Санька с жадностью впитывал в себя все слухи. Перед тем как лечь спать, он усаживался на кровати, свернув ноги калачиком и прикрыв их одеялом, и выкладывал услышанное с непоколебимой верой в то, что говорил. Глаза его округлялись, черный блеск в них оттенял фарфоровую чистоту белков, щеки алели, тонкая шея вытягивалась. И всегда у него было, что рассказать: то на заводе орудует подпольная вредительская шайка, которая втихомолку ведет подкоп под завод, чтобы взорвать его, и ее не могут до сих пор обнаружить; то найдены часы-будильник со взрывчаткой — будто бы на зорьке в тишине охранник уловил их злое тиканье; то еще что-нибудь в этом же роде… Иван с одеялом на плечах перебирался к Саньке и, подтверждая все это, уверял, что недавно на территории завода задержали иностранного шпиона, который фотографировал цехи, и что аппарат у него был «крохотный, с мышиный глазок, ловко приделанный к резинке на ноге».

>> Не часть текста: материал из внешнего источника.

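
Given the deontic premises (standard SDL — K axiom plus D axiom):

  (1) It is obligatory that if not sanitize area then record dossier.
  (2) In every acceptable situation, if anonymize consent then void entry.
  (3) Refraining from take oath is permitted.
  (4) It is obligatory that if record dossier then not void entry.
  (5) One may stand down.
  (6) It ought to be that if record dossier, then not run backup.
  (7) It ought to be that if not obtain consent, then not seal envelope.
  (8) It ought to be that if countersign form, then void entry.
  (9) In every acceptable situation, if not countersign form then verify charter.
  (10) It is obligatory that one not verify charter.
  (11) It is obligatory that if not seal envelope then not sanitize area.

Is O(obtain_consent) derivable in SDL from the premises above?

Yes

From premise 10 we have O(¬verify_charter).
The contrapositive of premise 9 (O(¬countersign_form → verify_charter)) is O(¬verify_charter → countersign_form), and O(¬verify_charter) is already established, so O(countersign_form).
Premise 8 is O(countersign_form → void_entry); since O(countersign_form), deontic closure gives O(void_entry).
The contrapositive of premise 4 (O(record_dossier → ¬void_entry)) is O(void_entry → ¬record_dossier), and O(void_entry) is already established, so O(¬record_dossier).
Premise 1, O(¬sanitize_area → record_dossier), contraposes to O(¬record_dossier → sanitize_area); with O(¬record_dossier) we get O(sanitize_area).
Premise 11, O(¬seal_envelope → ¬sanitize_area), contraposes to O(sanitize_area → seal_envelope); with O(sanitize_area) we get O(seal_envelope).
Premise 7, O(¬obtain_consent → ¬seal_envelope), contraposes to O(seal_envelope → obtain_consent); with O(seal_envelope) we get O(obtain_consent).
Premises 2, 3, 5, 6 do not contribute to this derivation.
So O(obtain_consent) follows.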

— Брехня все это, бабьи сплетни, — возражал Никита, но возражал лениво, неуверенно.

Спустя некоторое время к железнодорожной платформе был подан состав с углем. Не успели приступить к разгрузке, как со станции подкатил паровоз и утащил его обратно. Говорили, что перепутаны были документы. Но мы поняли по-своему: произошло это неспроста — тут не все ладно. Сергей Петрович сейчас же куда-то выехал, и через день эшелон вернулся на завод. Нас, фабзавучников, Алеша Ямщиков водил тогда «на штурм» — разгружать вагоны. Домой брели усталые, черные от пыли; Никита, хмурясь, размышлял:

— Может, правда, документы перепутали, а может, вредительская вылазка. — И, вздохнув, заключил: — Много еще врагов у нас!..

— Да, — глубокомысленно согласился Санька, — хватит по нашу душу, с остатком…

Враги!.. Вдруг все пережитые мною события встали рядышком, сцепились звеньями в одну цепь.

…Я вспомнил случай, происшедший в нашем селе четыре года назад. Зимой к нам привели на постой квартиранта, рабочего из Москвы, Горова, человека с широкоскулым лицом и крупной бритой головой. Я видел его редко. Он являлся поздно ночью, сбрасывал с плеч пальто, грел у печки озябшие руки, затем, выпив молоко, грохался на соломенный матрац и, намаянный за день, засыпал.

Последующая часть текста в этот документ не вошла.